Klare Worte findet auf Anfrage auch ihr Generalsekretär Walter Annasohn: «Aus medizinischer Sicht ist die vorgeschlagene Spitalliste ein Pfuschwerk.» Die Kritik, die am schwersten wiegt: Die Spitalplanung widerspreche dem medizinischen Alltag und sei unpraktikabel. Selbst Tätigkeiten, welche für gewisse Notfälle nötig seien, dürften manche Spitäler nicht mehr abrechnen. Die Folge: Viele Patienten würden für eine Behandlung von Spital zu Spital geschickt.
Uneinigkeit über Wettbewerb
Die Belegärzte sitzen mit ihren Arbeitgebern, den Privatspitälern, im selben Boot. Darum ist deren Kritik praktisch deckungsgleich. «Öffentliche Spitäler werden bei einer solchen Spitalplanung bevorzugt», sagt Annasohn. «Darum betrifft sie die Belegärzte sehr direkt.» Vorrangig gehe es aber um die Patienten, für deren medizinisches Schicksal letztlich die Ärzte die Verantwortung übernehmen müssten. Die rund 410 der BBV plus angeschlossenen Ärztinnen und Ärzte möchten einen möglichst uneingeschränkten Wettbewerb unter den Spitälern.

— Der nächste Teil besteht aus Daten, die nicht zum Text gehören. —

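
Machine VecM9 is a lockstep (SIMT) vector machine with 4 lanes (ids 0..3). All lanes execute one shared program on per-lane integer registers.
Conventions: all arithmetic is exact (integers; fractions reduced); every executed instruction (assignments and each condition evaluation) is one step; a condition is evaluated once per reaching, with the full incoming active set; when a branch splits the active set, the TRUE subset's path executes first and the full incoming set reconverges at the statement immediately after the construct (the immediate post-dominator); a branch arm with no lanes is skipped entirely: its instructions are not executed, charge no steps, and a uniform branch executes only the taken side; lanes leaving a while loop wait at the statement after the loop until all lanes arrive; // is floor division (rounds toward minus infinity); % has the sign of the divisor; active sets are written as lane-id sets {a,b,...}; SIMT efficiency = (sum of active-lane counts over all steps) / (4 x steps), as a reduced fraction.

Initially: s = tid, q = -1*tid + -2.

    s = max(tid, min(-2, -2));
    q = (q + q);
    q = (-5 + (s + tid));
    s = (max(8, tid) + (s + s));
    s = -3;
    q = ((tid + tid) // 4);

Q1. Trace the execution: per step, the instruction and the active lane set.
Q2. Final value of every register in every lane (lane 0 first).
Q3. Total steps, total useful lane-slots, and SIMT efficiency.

step 0: s <- max(tid, min(-2, -2))   {0,1,2,3}
step 1: q <- (q + q)                 {0,1,2,3}
step 2: q <- (-5 + (s + tid))        {0,1,2,3}
step 3: s <- (max(8, tid) + (s + s)) {0,1,2,3}
step 4: s <- -3                      {0,1,2,3}
step 5: q <- ((tid + tid) // 4)      {0,1,2,3}

Answer: 6 steps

s: -3,-3,-3,-3
q: 0,0,1,1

steps = 6; useful = 24; efficiency = 24/24 = 1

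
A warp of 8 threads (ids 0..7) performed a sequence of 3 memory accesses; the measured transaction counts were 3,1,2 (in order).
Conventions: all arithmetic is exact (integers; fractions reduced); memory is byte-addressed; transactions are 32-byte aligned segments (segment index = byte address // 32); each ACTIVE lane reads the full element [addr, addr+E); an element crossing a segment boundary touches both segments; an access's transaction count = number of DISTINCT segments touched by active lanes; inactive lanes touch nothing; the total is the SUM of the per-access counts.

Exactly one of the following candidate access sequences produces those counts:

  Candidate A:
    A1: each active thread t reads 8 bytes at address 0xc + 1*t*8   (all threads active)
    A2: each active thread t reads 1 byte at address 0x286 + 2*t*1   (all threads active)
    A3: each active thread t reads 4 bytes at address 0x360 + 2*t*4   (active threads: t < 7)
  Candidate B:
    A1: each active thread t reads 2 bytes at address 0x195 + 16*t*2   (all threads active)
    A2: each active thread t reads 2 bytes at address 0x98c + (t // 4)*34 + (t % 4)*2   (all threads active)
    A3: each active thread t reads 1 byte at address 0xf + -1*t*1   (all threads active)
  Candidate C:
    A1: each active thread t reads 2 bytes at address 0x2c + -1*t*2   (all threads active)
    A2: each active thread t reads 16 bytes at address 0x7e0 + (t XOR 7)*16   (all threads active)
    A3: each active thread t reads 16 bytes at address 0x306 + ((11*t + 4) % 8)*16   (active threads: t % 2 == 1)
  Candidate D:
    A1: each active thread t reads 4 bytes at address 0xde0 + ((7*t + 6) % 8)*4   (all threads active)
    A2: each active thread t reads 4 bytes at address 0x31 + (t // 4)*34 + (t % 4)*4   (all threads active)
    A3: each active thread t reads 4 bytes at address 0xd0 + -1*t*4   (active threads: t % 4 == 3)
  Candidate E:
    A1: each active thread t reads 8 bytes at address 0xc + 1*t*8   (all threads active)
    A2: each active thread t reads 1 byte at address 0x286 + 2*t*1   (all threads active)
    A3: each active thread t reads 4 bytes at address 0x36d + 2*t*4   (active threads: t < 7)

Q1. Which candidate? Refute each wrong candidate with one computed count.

B: A1 gives 8 transactions, not 3
C: A1 gives 2 transactions, not 3
D: A1 gives 1 transaction, not 3
E: A3 gives 3 transactions, not 2
A: all counts match (3,1,2)

Answer: A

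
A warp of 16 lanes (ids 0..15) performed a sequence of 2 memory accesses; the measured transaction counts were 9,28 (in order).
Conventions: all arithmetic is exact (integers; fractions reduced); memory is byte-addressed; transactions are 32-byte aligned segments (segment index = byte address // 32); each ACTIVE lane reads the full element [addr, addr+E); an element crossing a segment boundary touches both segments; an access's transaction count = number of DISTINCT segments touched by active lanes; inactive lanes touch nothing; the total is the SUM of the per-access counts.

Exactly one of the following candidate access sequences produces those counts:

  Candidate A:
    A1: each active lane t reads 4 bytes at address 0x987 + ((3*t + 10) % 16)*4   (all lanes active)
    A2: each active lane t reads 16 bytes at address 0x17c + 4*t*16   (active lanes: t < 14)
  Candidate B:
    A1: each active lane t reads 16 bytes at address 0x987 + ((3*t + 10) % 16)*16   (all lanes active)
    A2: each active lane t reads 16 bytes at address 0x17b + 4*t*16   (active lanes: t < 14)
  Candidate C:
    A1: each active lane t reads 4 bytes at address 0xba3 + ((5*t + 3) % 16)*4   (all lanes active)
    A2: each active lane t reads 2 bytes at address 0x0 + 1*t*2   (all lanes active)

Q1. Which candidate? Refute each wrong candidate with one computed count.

A: A1 gives 3 transactions, not 9
C: A1 gives 3 transactions, not 9
B: all counts match (9,28)

Answer: B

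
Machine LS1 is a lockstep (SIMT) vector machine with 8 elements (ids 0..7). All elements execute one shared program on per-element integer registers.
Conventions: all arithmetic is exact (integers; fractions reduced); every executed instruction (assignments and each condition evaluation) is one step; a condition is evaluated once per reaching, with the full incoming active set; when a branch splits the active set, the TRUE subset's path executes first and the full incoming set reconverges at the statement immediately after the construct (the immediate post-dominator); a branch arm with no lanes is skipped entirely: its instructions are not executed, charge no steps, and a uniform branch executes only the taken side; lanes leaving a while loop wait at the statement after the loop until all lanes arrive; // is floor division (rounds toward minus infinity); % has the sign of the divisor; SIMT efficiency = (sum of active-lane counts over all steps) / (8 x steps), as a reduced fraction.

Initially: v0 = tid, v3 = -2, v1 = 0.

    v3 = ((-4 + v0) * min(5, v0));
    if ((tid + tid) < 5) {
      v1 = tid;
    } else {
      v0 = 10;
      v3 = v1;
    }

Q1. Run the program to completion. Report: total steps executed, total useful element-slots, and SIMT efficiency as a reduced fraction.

Answer: 5 steps, 29 useful, 29/40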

Auch Ärzte der öffentlichen Spitäler üben Kritik, wenn auch nicht so laute. «Es gibt keine einheitliche Meinung», sagt Heinz Schaad, Präsident der Vereinigung der Spitalärzte des Kantons Bern (VSKB). Die Spitalärzte hätten unterschiedliche Bedenken und Interessen, je nachdem, wo sie arbeiteten. Die Kritik der BBV plus gehe wohl etwas zu weit, meint Schaad. Doch in einigen Teilen teilt er sie auch. Er vermisst in der kantonalen Planung unter anderem ein klares Bekenntnis zum Wettbewerb. Der Verband der Schweizerischen Assistenz- und Oberärzte (VSAO) findet sich eher auf der Linie der Gesundheitsdirektion. Er setze nicht auf den Wettbewerb allein, sagt Rosmarie Glauser, Geschäftsführerin der Sektion Bern des VSAO. «Die Entwicklung hat gezeigt, dass der freie Markt eben nicht überall funktioniert.» Darum gebe es heute unzählige Notfallstationen bei Spitälern, nur, um die Behandlungszahlen zu steigern. Die Gesundheitsversorgung sei eine öffentliche Aufgabe, was eine Planung bedinge. So wolle es auch das Gesetz.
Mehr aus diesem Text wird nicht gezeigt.